The gnostics had little room for Mary, because they regarded all flesh as evil.
Irenaeus
He sure sounds like Catholic thought to me. Just saying.
You figured that out all by yourself?
“Problems with Medjugorje”
There are many.
The idea that Worship involves sacrifice is totally foreign to Protestants so to them Bible reading, sermon and prayer is worship. To us it is the Sacrifice of the Mass and reception of Holy Eucharist.
Please cite one reputable source that makes such an assinine claim.
They gather their views from other sources than the Scriptures... (Irenaeus)
Since, therefore, the tradition from the apostles does thus exist in the Church, and is permanent among us, let us revert to the Scriptural proof furnished by those apostles who did also write the Gospel, in which they recorded the doctrine regarding God, pointing out that our Lord Jesus Christ is the truth, and that no lie is in Him. (Irenaeus)
We have learned from none others the plan of our salvation, than from those through whom the Gospel has come down to us, which they did at one time proclaim in public, and, at a later period, by the will of God, handed down to us in the Scriptures, to be the ground and pillar of our faith. (Irenaeus)
The phrase handed down is the verb form of the word tradition. What he is saying, then, is that the transmission of apostolic teaching is traditioned by means of Scripture. He writes further that the apostles committed to the Church the fullness of Gods revelation, and therefore, all things pertaining to the truth.
It is clear that Irenaeus taught that Scripture is the pillar and ground of the faith. His reference to the apostles lodging the fullness of truth in the hands of the Church is primarily a reference to Scripture. He does assert that the Church possesses the truth which anyone can ascertain by listening to her preaching, and emphasizing that to embrace the teaching of the Church is to embrace the tradition of the truth:
Suppose there arise a dispute relative to some important question among us, should we not have recourse to the most ancient Churches with which the apostles held constant intercourse, and learn from them what is certain and clear in regard to the present question? For how should it be if the apostles themselves had not left us writings? Would it not be necessary, [in that case,] to follow the course of the tradition which they handed down to those to whom they did commit the Churches? (Irenaeus)
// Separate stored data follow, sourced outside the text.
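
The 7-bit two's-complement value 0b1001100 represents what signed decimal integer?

pattern = 1001100 (MSB is 1 ⇒ negative)
Invert: 0110011, add 1 → 0110100 = 52, so the value is -52.
(Equivalently: 76 - 2^7 = 76 - 128 = -52.)

-52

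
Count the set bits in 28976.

28976 = 111000100110000
Count the 1s: 1 + 1 + 1 + 1 + 1 + 1 = 6

6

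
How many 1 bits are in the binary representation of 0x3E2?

6

0x3E2 = 1111100010
Count the 1s: 1 + 1 + 1 + 1 + 1 + 1 = 6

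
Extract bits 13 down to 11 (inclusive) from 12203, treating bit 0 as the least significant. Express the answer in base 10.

v = 10111110101011
Shift right by 11: 101
Mask low 3 bits: 101 = 5

5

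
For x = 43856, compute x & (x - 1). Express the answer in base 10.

43840

x = 1010101101010000 = 43856
x - 1 = 1010101101001111
AND   = 1010101101000000 = 43840
(x & (x - 1) clears the lowest set bit of x.)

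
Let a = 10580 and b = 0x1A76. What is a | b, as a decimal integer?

10580 = 10100101010100
0x1A76 = 01101001110110
 OR → 11101101110110 = 15222

15222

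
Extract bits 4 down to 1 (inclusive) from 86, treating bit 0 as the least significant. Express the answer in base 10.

11

v = 001010110
Shift right by 1: 00101011
Mask low 4 bits: 1011 = 11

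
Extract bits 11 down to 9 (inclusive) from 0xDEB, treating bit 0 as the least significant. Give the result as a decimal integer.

6

v = 110111101011
Shift right by 9: 110
Mask low 3 bits: 110 = 6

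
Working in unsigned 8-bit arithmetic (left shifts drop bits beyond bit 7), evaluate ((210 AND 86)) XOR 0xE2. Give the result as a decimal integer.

176

210 = 11010010
86 = 01010110
→ AND → 01010010 = 82
0xE2 = 11100010
→ XOR → 10110000 = 176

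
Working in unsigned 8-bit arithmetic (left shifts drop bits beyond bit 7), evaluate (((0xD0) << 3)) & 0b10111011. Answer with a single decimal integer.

128

0xD0 = 11010000
→ << 3 (mod 2^8) → 10000000 = 128
0b10111011 = 10111011
→ & → 10000000 = 128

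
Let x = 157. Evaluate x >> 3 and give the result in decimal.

19

157 = 10011101
shift right by 3 → 00010011 = 19
(equivalently, floor(157 / 8))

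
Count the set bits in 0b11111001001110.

n = 11111001001110
Count the 1s: 1 + 1 + 1 + 1 + 1 + 1 + 1 + 1 + 1 = 9

9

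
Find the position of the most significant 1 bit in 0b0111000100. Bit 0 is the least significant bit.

0b0111000100 = 111000100
The topmost 1 is at position 8 (since 2^8 = 256 ≤ 452 < 512).

8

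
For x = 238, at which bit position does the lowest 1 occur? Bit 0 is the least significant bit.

238 = 11101110
Trailing zeros: 1, so the lowest set bit is bit 1 (value 2).

1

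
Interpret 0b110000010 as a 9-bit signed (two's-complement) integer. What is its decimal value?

pattern = 110000010 (MSB is 1 ⇒ negative)
Invert: 001111101, add 1 → 001111110 = 126, so the value is -126.
(Equivalently: 386 - 2^9 = 386 - 512 = -126.)

-126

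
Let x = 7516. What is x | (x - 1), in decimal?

7519

x = 1110101011100 = 7516
x - 1 = 1110101011011
OR    = 1110101011111 = 7519
(x | (x - 1) sets all bits below the lowest set bit.)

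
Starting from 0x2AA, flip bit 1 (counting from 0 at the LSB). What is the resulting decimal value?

x = 001010101010
bit 1 is currently 1; toggle it via x ^ (1 << 1) = x ^ 2
→ 001010101000 = 680

680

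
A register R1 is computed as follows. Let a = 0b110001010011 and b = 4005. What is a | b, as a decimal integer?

4087

a = 110001010011
4005 = 111110100101
 OR → 111111110111 = 4087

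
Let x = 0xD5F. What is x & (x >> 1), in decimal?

1039

x = 110101011111 = 3423
x>>1 = 011010101111
AND  = 010000001111 = 1039
(x & (x >> 1) has a 1 wherever x has two consecutive 1 bits.)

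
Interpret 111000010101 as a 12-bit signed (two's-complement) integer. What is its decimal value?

pattern = 111000010101 (MSB is 1 ⇒ negative)
Invert: 000111101010, add 1 → 000111101011 = 491, so the value is -491.
(Equivalently: 3605 - 2^12 = 3605 - 4096 = -491.)

-491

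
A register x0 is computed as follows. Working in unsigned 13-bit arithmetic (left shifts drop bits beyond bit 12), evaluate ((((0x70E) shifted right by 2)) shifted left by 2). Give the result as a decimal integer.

1804

0x70E = 0011100001110
→ shifted right by 2 → 0000111000011 = 451
→ shifted left by 2 (mod 2^13) → 0011100001100 = 1804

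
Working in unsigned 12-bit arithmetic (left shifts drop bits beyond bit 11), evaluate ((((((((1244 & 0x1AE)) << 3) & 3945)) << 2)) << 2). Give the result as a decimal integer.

1536

1244 = 010011011100
0x1AE = 000110101110
→ & → 000010001100 = 140
→ << 3 (mod 2^12) → 010001100000 = 1120
3945 = 111101101001
→ & → 010001100000 = 1120
→ << 2 (mod 2^12) → 000110000000 = 384
→ << 2 (mod 2^12) → 011000000000 = 1536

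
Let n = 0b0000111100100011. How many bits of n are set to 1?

n = 111100100011
Count the 1s: 1 + 1 + 1 + 1 + 1 + 1 + 1 = 7

7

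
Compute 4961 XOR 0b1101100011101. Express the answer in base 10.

2172

4961 = 1001101100001
b = 1101100011101
XOR → 0100001111100 = 2172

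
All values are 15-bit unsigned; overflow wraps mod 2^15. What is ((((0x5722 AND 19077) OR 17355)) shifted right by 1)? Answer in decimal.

0x5722 = 101011100100010
19077 = 100101010000101
→ AND → 100001000000000 = 16896
17355 = 100001111001011
→ OR → 100001111001011 = 17355
→ shifted right by 1 → 010000111100101 = 8677

8677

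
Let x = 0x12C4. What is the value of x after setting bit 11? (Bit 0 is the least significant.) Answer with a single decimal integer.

6852

x = 1001011000100
bit 11 is currently 0; set it via x | (1 << 11) = x | 2048
→ 1101011000100 = 6852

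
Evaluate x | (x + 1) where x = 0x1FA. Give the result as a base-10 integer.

507

x = 111111010 = 506
x + 1 = 111111011
OR    = 111111011 = 507
(x | (x + 1) sets the lowest cleared bit.)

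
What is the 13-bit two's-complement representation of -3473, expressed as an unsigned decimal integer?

3473 in 13 bits: 0110110010001
Invert: 1001001101110
Add 1:  1001001101111 = 4719
(Check: 2^13 - 3473 = 8192 - 3473 = 4719.)

4719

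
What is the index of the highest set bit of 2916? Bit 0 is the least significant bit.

2916 = 101101100100
The topmost 1 is at position 11 (since 2^11 = 2048 ≤ 2916 < 4096).

11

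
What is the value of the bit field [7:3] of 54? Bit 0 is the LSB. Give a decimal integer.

6

v = 000110110
Shift right by 3: 000110
Mask low 5 bits: 00110 = 6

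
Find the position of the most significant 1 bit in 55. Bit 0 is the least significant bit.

55 = 110111
The topmost 1 is at position 5 (since 2^5 = 32 ≤ 55 < 64).

5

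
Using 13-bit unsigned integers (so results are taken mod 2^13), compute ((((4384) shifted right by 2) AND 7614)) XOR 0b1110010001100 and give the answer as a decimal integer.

6276

4384 = 1000100100000
→ shifted right by 2 → 0010001001000 = 1096
7614 = 1110110111110
→ AND → 0010000001000 = 1032
0b1110010001100 = 1110010001100
→ XOR → 1100010000100 = 6276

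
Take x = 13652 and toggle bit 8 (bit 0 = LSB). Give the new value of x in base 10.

13396

x = 011010101010100
bit 8 is currently 1; toggle it via x ^ (1 << 8) = x ^ 256
→ 011010001010100 = 13396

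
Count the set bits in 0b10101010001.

5

n = 10101010001
Count the 1s: 1 + 1 + 1 + 1 + 1 = 5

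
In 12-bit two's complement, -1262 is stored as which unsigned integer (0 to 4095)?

1262 in 12 bits: 010011101110
Invert: 101100010001
Add 1:  101100010010 = 2834
(Check: 2^12 - 1262 = 4096 - 1262 = 2834.)

2834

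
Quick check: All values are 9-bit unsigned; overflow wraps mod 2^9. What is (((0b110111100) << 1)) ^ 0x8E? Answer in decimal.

502

0b110111100 = 110111100
→ << 1 (mod 2^9) → 101111000 = 376
0x8E = 010001110
→ ^ → 111110110 = 502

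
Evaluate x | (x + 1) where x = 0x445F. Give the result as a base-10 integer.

x = 100010001011111 = 17503
x + 1 = 100010001100000
OR    = 100010001111111 = 17535
(x | (x + 1) sets the lowest cleared bit.)

17535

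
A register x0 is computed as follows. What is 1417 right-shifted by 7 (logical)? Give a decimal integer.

11

1417 = 10110001001
shift right by 7 → 00000001011 = 11
(equivalently, floor(1417 / 128))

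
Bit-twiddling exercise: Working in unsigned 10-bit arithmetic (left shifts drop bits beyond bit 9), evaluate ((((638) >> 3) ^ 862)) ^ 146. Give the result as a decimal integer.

899

638 = 1001111110
→ >> 3 → 0001001111 = 79
862 = 1101011110
→ ^ → 1100010001 = 785
146 = 0010010010
→ ^ → 1110000011 = 899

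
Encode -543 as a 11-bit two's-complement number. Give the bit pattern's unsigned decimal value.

1505

543 in 11 bits: 01000011111
Invert: 10111100000
Add 1:  10111100001 = 1505
(Check: 2^11 - 543 = 2048 - 543 = 1505.)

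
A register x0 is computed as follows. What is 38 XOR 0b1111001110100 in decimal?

7762

38 = 0000000100110
b = 1111001110100
XOR → 1111001010010 = 7762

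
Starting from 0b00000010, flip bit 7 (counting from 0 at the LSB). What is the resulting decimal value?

x = 00000010
bit 7 is currently 0; toggle it via x ^ (1 << 7) = x ^ 128
→ 10000010 = 130

130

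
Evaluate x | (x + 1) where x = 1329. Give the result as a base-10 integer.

x = 10100110001 = 1329
x + 1 = 10100110010
OR    = 10100110011 = 1331
(x | (x + 1) sets the lowest cleared bit.)

1331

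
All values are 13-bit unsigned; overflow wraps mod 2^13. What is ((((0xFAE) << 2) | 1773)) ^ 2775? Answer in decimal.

5162

0xFAE = 0111110101110
→ << 2 (mod 2^13) → 1111010111000 = 7864
1773 = 0011011101101
→ | → 1111011111101 = 7933
2775 = 0101011010111
→ ^ → 1010000101010 = 5162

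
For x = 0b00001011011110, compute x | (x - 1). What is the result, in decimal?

x = 1011011110 = 734
x - 1 = 1011011101
OR    = 1011011111 = 735
(x | (x - 1) sets all bits below the lowest set bit.)

735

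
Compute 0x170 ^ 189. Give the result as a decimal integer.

461

0x170 = 101110000
189 = 010111101
XOR → 111001101 = 461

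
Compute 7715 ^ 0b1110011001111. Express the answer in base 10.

7715 = 1111000100011
b = 1110011001111
XOR → 0001011101100 = 748

748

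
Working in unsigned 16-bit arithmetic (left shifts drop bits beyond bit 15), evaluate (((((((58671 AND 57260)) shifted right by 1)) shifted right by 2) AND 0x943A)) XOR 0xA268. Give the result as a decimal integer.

58671 = 1110010100101111
57260 = 1101111110101100
→ AND → 1100010100101100 = 50476
→ shifted right by 1 → 0110001010010110 = 25238
→ shifted right by 2 → 0001100010100101 = 6309
0x943A = 1001010000111010
→ AND → 0001000000100000 = 4128
0xA268 = 1010001001101000
→ XOR → 1011001001001000 = 45640

45640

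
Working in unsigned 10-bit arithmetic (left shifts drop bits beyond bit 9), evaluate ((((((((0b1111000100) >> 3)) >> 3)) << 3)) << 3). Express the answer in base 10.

0b1111000100 = 1111000100
→ >> 3 → 0001111000 = 120
→ >> 3 → 0000001111 = 15
→ << 3 (mod 2^10) → 0001111000 = 120
→ << 3 (mod 2^10) → 1111000000 = 960

960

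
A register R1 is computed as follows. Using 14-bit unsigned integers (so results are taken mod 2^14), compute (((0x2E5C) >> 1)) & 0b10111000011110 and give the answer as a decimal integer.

0x2E5C = 10111001011100
→ >> 1 → 01011100101110 = 5934
0b10111000011110 = 10111000011110
→ & → 00011000001110 = 1550

1550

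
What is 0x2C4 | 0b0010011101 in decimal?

733

0x2C4 = 1011000100
b = 0010011101
 OR → 1011011101 = 733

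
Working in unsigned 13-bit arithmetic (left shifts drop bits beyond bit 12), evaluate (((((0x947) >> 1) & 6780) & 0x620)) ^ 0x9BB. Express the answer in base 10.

2459

0x947 = 0100101000111
→ >> 1 → 0010010100011 = 1187
6780 = 1101001111100
→ & → 0000000100000 = 32
0x620 = 0011000100000
→ & → 0000000100000 = 32
0x9BB = 0100110111011
→ ^ → 0100110011011 = 2459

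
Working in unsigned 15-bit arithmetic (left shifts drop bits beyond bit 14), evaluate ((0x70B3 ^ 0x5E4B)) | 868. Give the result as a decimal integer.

12284

0x70B3 = 111000010110011
0x5E4B = 101111001001011
→ ^ → 010111011111000 = 12024
868 = 000001101100100
→ | → 010111111111100 = 12284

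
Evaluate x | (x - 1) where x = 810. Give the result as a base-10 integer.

811

x = 1100101010 = 810
x - 1 = 1100101001
OR    = 1100101011 = 811
(x | (x - 1) sets all bits below the lowest set bit.)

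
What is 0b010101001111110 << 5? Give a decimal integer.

348096

x = 0000010101001111110
shift left by 5 → 1010100111111000000 = 348096
(equivalently, 10878 × 2^5 = 10878 × 32)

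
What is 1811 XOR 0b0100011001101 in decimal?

1811 = 011100010011
b = 100011001101
XOR → 111111011110 = 4062

4062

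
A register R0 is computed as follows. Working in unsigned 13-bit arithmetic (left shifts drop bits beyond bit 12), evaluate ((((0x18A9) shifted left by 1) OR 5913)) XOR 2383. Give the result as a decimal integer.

0x18A9 = 1100010101001
→ shifted left by 1 (mod 2^13) → 1000101010010 = 4434
5913 = 1011100011001
→ OR → 1011101011011 = 5979
2383 = 0100101001111
→ XOR → 1111000010100 = 7700

7700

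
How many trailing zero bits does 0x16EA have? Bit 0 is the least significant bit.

0x16EA = 1011011101010
Trailing zeros: 1, so the lowest set bit is bit 1 (value 2).

1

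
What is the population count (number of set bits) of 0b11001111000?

n = 11001111000
Count the 1s: 1 + 1 + 1 + 1 + 1 + 1 = 6

6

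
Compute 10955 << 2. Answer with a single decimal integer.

10955 = 0010101011001011
shift left by 2 → 1010101100101100 = 43820
(equivalently, 10955 × 2^2 = 10955 × 4)

43820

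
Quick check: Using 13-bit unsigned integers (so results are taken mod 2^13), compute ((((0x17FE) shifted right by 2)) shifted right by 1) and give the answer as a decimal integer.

0x17FE = 1011111111110
→ shifted right by 2 → 0010111111111 = 1535
→ shifted right by 1 → 0001011111111 = 767

767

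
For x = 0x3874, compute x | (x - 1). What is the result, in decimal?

x = 11100001110100 = 14452
x - 1 = 11100001110011
OR    = 11100001110111 = 14455
(x | (x - 1) sets all bits below the lowest set bit.)

14455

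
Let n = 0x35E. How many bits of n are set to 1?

7

0x35E = 1101011110
Count the 1s: 1 + 1 + 1 + 1 + 1 + 1 + 1 = 7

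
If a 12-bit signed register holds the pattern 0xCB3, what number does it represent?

pattern = 110010110011 (MSB is 1 ⇒ negative)
Invert: 001101001100, add 1 → 001101001101 = 845, so the value is -845.
(Equivalently: 3251 - 2^12 = 3251 - 4096 = -845.)

-845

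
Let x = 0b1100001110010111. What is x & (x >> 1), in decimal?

x = 1100001110010111 = 50071
x>>1 = 0110000111001011
AND  = 0100000110000011 = 16771
(x & (x >> 1) has a 1 wherever x has two consecutive 1 bits.)

16771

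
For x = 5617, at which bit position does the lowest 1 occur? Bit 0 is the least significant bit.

5617 = 1010111110001
Trailing zeros: 0, so the lowest set bit is bit 0 (value 1).

0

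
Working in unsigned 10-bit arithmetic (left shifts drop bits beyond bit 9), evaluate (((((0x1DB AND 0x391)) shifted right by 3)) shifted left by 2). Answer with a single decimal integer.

200

0x1DB = 0111011011
0x391 = 1110010001
→ AND → 0110010001 = 401
→ shifted right by 3 → 0000110010 = 50
→ shifted left by 2 (mod 2^10) → 0011001000 = 200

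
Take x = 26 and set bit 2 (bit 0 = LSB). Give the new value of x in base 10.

x = 00011010
bit 2 is currently 0; set it via x | (1 << 2) = x | 4
→ 00011110 = 30

30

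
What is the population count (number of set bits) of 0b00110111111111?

n = 110111111111
Count the 1s: 1 + 1 + 1 + 1 + 1 + 1 + 1 + 1 + 1 + 1 + 1 = 11

11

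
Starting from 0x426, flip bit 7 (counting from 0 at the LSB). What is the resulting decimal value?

x = 10000100110
bit 7 is currently 0; toggle it via x ^ (1 << 7) = x ^ 128
→ 10010100110 = 1190

1190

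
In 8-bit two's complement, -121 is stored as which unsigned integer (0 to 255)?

135

121 in 8 bits: 01111001
Invert: 10000110
Add 1:  10000111 = 135
(Check: 2^8 - 121 = 256 - 121 = 135.)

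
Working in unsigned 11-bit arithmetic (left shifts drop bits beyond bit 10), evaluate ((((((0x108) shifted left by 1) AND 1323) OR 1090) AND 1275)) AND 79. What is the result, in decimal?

0x108 = 00100001000
→ shifted left by 1 (mod 2^11) → 01000010000 = 528
1323 = 10100101011
→ AND → 00000000000 = 0
1090 = 10001000010
→ OR → 10001000010 = 1090
1275 = 10011111011
→ AND → 10001000010 = 1090
79 = 00001001111
→ AND → 00001000010 = 66

66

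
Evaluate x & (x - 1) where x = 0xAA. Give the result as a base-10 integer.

x = 10101010 = 170
x - 1 = 10101001
AND   = 10101000 = 168
(x & (x - 1) clears the lowest set bit of x.)

168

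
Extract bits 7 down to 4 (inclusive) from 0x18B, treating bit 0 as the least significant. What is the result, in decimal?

v = 00110001011
Shift right by 4: 0011000
Mask low 4 bits: 1000 = 8

8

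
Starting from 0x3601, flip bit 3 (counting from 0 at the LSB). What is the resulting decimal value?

13833

x = 11011000000001
bit 3 is currently 0; toggle it via x ^ (1 << 3) = x ^ 8
→ 11011000001001 = 13833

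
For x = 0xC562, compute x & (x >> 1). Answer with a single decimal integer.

16416

x = 1100010101100010 = 50530
x>>1 = 0110001010110001
AND  = 0100000000100000 = 16416
(x & (x >> 1) has a 1 wherever x has two consecutive 1 bits.)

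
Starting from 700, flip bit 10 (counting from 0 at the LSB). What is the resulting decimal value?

x = 001010111100
bit 10 is currently 0; toggle it via x ^ (1 << 10) = x ^ 1024
→ 011010111100 = 1724

1724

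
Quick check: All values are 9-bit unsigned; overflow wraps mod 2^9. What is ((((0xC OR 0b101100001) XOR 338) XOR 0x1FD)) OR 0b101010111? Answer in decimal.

0xC = 000001100
0b101100001 = 101100001
→ OR → 101101101 = 365
338 = 101010010
→ XOR → 000111111 = 63
0x1FD = 111111101
→ XOR → 111000010 = 450
0b101010111 = 101010111
→ OR → 111010111 = 471

471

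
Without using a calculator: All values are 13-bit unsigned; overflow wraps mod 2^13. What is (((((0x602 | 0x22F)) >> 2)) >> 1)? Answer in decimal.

197

0x602 = 0011000000010
0x22F = 0001000101111
→ | → 0011000101111 = 1583
→ >> 2 → 0000110001011 = 395
→ >> 1 → 0000011000101 = 197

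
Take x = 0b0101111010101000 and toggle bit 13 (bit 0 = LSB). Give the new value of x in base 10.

32424

x = 0101111010101000
bit 13 is currently 0; toggle it via x ^ (1 << 13) = x ^ 8192
→ 0111111010101000 = 32424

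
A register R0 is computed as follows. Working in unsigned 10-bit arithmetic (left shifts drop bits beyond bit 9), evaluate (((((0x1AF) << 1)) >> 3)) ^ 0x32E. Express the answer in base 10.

0x1AF = 0110101111
→ << 1 (mod 2^10) → 1101011110 = 862
→ >> 3 → 0001101011 = 107
0x32E = 1100101110
→ ^ → 1101000101 = 837

837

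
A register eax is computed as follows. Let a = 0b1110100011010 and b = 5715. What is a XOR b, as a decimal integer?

2889

a = 1110100011010
5715 = 1011001010011
XOR → 0101101001001 = 2889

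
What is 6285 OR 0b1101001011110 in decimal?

6285 = 1100010001101
b = 1101001011110
 OR → 1101011011111 = 6879

6879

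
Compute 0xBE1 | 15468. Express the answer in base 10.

0xBE1 = 00101111100001
15468 = 11110001101100
 OR → 11111111101101 = 16365

16365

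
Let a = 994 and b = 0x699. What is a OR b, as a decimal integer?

994 = 01111100010
0x699 = 11010011001
 OR → 11111111011 = 2043

2043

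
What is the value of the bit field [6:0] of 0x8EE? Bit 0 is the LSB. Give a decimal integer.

110

v = 100011101110
Shift right by 0: 100011101110
Mask low 7 bits: 1101110 = 110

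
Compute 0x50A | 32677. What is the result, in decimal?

0x50A = 000010100001010
32677 = 111111110100101
 OR → 111111110101111 = 32687

32687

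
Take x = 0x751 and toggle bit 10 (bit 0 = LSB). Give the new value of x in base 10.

849

x = 11101010001
bit 10 is currently 1; toggle it via x ^ (1 << 10) = x ^ 1024
→ 01101010001 = 849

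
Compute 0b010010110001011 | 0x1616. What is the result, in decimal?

14239

a = 10010110001011
0x1616 = 01011000010110
 OR → 11011110011111 = 14239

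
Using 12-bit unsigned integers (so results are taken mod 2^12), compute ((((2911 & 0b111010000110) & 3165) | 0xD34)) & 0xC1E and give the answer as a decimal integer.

2911 = 101101011111
0b111010000110 = 111010000110
→ & → 101000000110 = 2566
3165 = 110001011101
→ & → 100000000100 = 2052
0xD34 = 110100110100
→ | → 110100110100 = 3380
0xC1E = 110000011110
→ & → 110000010100 = 3092

3092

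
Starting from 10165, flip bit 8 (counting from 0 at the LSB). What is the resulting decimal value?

9909

x = 10011110110101
bit 8 is currently 1; toggle it via x ^ (1 << 8) = x ^ 256
→ 10011010110101 = 9909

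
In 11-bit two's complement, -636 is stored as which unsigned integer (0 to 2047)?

1412

636 in 11 bits: 01001111100
Invert: 10110000011
Add 1:  10110000100 = 1412
(Check: 2^11 - 636 = 2048 - 636 = 1412.)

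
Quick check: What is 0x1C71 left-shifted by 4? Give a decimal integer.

116496

0x1C71 = 00001110001110001
shift left by 4 → 11100011100010000 = 116496
(equivalently, 7281 × 2^4 = 7281 × 16)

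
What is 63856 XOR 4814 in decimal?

60350

63856 = 1111100101110000
4814 = 0001001011001110
XOR → 1110101110111110 = 60350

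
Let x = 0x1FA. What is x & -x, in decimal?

2

x = 111111010 = 506
-x (two's complement) = …000000110
AND   = 000000010 = 2
(x & -x isolates the lowest set bit of x.)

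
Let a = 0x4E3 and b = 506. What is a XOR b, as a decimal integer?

0x4E3 = 10011100011
506 = 00111111010
XOR → 10100011001 = 1305

1305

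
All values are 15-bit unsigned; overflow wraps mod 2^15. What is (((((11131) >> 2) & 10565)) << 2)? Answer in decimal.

8464

11131 = 010101101111011
→ >> 2 → 000101011011110 = 2782
10565 = 010100101000101
→ & → 000100001000100 = 2116
→ << 2 (mod 2^15) → 010000100010000 = 8464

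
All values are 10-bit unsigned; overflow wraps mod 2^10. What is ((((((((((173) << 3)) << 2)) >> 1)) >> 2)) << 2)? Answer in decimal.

208

173 = 0010101101
→ << 3 (mod 2^10) → 0101101000 = 360
→ << 2 (mod 2^10) → 0110100000 = 416
→ >> 1 → 0011010000 = 208
→ >> 2 → 0000110100 = 52
→ << 2 (mod 2^10) → 0011010000 = 208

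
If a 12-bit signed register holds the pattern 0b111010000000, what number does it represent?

pattern = 111010000000 (MSB is 1 ⇒ negative)
Invert: 000101111111, add 1 → 000110000000 = 384, so the value is -384.
(Equivalently: 3712 - 2^12 = 3712 - 4096 = -384.)

-384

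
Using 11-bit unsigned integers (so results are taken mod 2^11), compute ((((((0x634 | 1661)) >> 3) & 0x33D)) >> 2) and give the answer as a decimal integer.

0x634 = 11000110100
1661 = 11001111101
→ | → 11001111101 = 1661
→ >> 3 → 00011001111 = 207
0x33D = 01100111101
→ & → 00000001101 = 13
→ >> 2 → 00000000011 = 3

3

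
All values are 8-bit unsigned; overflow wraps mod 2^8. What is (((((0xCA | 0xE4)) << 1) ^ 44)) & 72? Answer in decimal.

0xCA = 11001010
0xE4 = 11100100
→ | → 11101110 = 238
→ << 1 (mod 2^8) → 11011100 = 220
44 = 00101100
→ ^ → 11110000 = 240
72 = 01001000
→ & → 01000000 = 64

64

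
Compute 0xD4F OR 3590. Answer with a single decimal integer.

0xD4F = 110101001111
3590 = 111000000110
 OR → 111101001111 = 3919

3919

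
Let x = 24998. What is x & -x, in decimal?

x = 110000110100110 = 24998
-x (two's complement) = …001111001011010
AND   = 000000000000010 = 2
(x & -x isolates the lowest set bit of x.)

2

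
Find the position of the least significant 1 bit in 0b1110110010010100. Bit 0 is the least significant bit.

2

0b1110110010010100 = 1110110010010100
Trailing zeros: 2, so the lowest set bit is bit 2 (value 4).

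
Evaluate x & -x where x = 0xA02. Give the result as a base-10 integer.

2

x = 101000000010 = 2562
-x (two's complement) = …010111111110
AND   = 000000000010 = 2
(x & -x isolates the lowest set bit of x.)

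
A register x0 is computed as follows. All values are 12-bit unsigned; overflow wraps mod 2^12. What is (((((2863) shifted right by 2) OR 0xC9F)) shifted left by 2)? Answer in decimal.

2863 = 101100101111
→ shifted right by 2 → 001011001011 = 715
0xC9F = 110010011111
→ OR → 111011011111 = 3807
→ shifted left by 2 (mod 2^12) → 101101111100 = 2940

2940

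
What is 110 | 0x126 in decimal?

110 = 001101110
0x126 = 100100110
 OR → 101101110 = 366

366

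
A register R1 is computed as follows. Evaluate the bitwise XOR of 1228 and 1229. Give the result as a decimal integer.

1

1228 = 10011001100
1229 = 10011001101
XOR → 00000000001 = 1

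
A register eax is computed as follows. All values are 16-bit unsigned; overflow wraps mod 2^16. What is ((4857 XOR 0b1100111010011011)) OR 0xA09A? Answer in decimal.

64762

4857 = 0001001011111001
0b1100111010011011 = 1100111010011011
→ XOR → 1101110001100010 = 56418
0xA09A = 1010000010011010
→ OR → 1111110011111010 = 64762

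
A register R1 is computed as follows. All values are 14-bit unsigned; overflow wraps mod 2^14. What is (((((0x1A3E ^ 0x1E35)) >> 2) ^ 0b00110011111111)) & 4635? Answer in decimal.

0x1A3E = 01101000111110
0x1E35 = 01111000110101
→ ^ → 00010000001011 = 1035
→ >> 2 → 00000100000010 = 258
0b00110011111111 = 00110011111111
→ ^ → 00110111111101 = 3581
4635 = 01001000011011
→ & → 00000000011001 = 25

25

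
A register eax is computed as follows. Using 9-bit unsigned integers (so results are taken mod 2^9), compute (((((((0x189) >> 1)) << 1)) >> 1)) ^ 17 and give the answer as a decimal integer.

213

0x189 = 110001001
→ >> 1 → 011000100 = 196
→ << 1 (mod 2^9) → 110001000 = 392
→ >> 1 → 011000100 = 196
17 = 000010001
→ ^ → 011010101 = 213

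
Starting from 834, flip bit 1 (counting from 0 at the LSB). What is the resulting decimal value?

x = 1101000010
bit 1 is currently 1; toggle it via x ^ (1 << 1) = x ^ 2
→ 1101000000 = 832

832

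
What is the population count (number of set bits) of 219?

219 = 11011011
Count the 1s: 1 + 1 + 1 + 1 + 1 + 1 = 6

6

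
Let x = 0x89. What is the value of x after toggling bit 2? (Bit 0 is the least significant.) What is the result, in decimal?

x = 0010001001
bit 2 is currently 0; toggle it via x ^ (1 << 2) = x ^ 4
→ 0010001101 = 141

141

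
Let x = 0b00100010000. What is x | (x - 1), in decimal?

287

x = 100010000 = 272
x - 1 = 100001111
OR    = 100011111 = 287
(x | (x - 1) sets all bits below the lowest set bit.)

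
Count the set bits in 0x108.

0x108 = 100001000
Count the 1s: 1 + 1 = 2

2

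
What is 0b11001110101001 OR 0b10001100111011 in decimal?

13243

a = 11001110101001
b = 10001100111011
 OR → 11001110111011 = 13243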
Irenaeus proposes here a hypothetical situation. The Churches have received the tradition of the truth from the apostles. What, he asks, if they had not left us any writings? Then it would be necessary to follow the teaching, the tradition, of those Churches which have had direct contact with the apostles. The operative phrase here is, what if the apostles had not left us their writings. But in point of fact they have left us their writings. And the point he makes is that while the Church does preach and teach orally, the doctrinal content of that preaching and teaching is directly verifiable from the written Scriptures. Irenaeus is not affirming the existence of oral tradition. He is simply presenting a hypothetical situation as a way of combating the Gnostic heretics.
The Bible is the means by which the traditio (tradition), or teaching of the apostles is transmitted from generation to generation and by which true apostolic teaching can be verified and error refuted. Irenaeus actually uses a form of the word tradition to convey this idea.